In the UK and Ireland though, beer and cider taps exist as equals at the pub. Locally crafted brands of cider have been there for decades. The key to these brands’ drinkability is the care that goes into the blending of juices that create a full-spectrum flavor.

English ciders are known for the blend of varieties specifically grown for the purpose. These apples are virtually unobtainable outside the small areas in which they are grown. It’s possible to make a good beverage without them, however, with a little creativity.
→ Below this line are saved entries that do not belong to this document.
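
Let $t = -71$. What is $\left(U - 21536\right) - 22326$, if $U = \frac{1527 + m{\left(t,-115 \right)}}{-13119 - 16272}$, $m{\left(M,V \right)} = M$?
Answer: $- \frac{1289149498}{29391} \approx -43862.0$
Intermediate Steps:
$U = - \frac{1456}{29391}$ ($U = \frac{1527 - 71}{-13119 - 16272} = \frac{1456}{-29391} = 1456 \left(- \frac{1}{29391}\right) = - \frac{1456}{29391} \approx -0.049539$)
$\left(U - 21536\right) - 22326 = \left(- \frac{1456}{29391} - 21536\right) - 22326 = - \frac{632966032}{29391} - 22326 = - \frac{1289149498}{29391}$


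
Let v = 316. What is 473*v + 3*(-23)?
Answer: 149399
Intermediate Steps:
473*v + 3*(-23) = 473*316 + 3*(-23) = 149468 - 69 = 149399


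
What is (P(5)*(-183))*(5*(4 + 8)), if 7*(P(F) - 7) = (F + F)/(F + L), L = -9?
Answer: -510570/7 ≈ -72939.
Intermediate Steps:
P(F) = 7 + 2*F/(7*(-9 + F)) (P(F) = 7 + ((F + F)/(F - 9))/7 = 7 + ((2*F)/(-9 + F))/7 = 7 + (2*F/(-9 + F))/7 = 7 + 2*F/(7*(-9 + F)))
(P(5)*(-183))*(5*(4 + 8)) = ((3*(-147 + 17*5)/(7*(-9 + 5)))*(-183))*(5*(4 + 8)) = (((3/7)*(-147 + 85)/(-4))*(-183))*(5*12) = (((3/7)*(-1/4)*(-62))*(-183))*60 = ((93/14)*(-183))*60 = -17019/14*60 = -510570/7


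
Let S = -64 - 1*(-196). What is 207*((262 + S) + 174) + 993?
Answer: 118569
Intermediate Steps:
S = 132 (S = -64 + 196 = 132)
207*((262 + S) + 174) + 993 = 207*((262 + 132) + 174) + 993 = 207*(394 + 174) + 993 = 207*568 + 993 = 117576 + 993 = 118569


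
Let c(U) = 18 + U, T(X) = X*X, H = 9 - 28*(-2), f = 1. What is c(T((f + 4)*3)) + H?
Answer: 308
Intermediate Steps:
H = 65 (H = 9 + 56 = 65)
T(X) = X²
c(T((f + 4)*3)) + H = (18 + ((1 + 4)*3)²) + 65 = (18 + (5*3)²) + 65 = (18 + 15²) + 65 = (18 + 225) + 65 = 243 + 65 = 308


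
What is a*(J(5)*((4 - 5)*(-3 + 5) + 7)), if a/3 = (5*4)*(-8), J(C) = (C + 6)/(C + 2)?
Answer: -26400/7 ≈ -3771.4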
The recipe for this cider starts with a base of Cortland, Red Delicious and Gold Delicious sweet apples. Gravenstein and McIntosh varieties provide aroma, and Jonagold offers tartness. Crab apples substitute for English cider apples in furnishing tannins, as well as additional acid. The apples were milled, and pressed to express blended juice, which was pitched with White Labs’ WLP775 English Cider yeast. A malolactic culture was added to the secondary fermenter to make the acid flavor more smooth. Oak chips contribute a mild, woody barrel taste and aroma.

While this doesn’t qualify as an English Farmhouse Cider–it was sweetened a bit with wine conditioner and carbonated with the Charmat process, it is an excellent brut with about 1% residual sugar, well-balanced acid and a full, rich vanilla flavor with very light oaky background notes. The aroma is quite apple-y, and an empty glass retains this for quite some time. It’s disappearing from the cellar very quickly.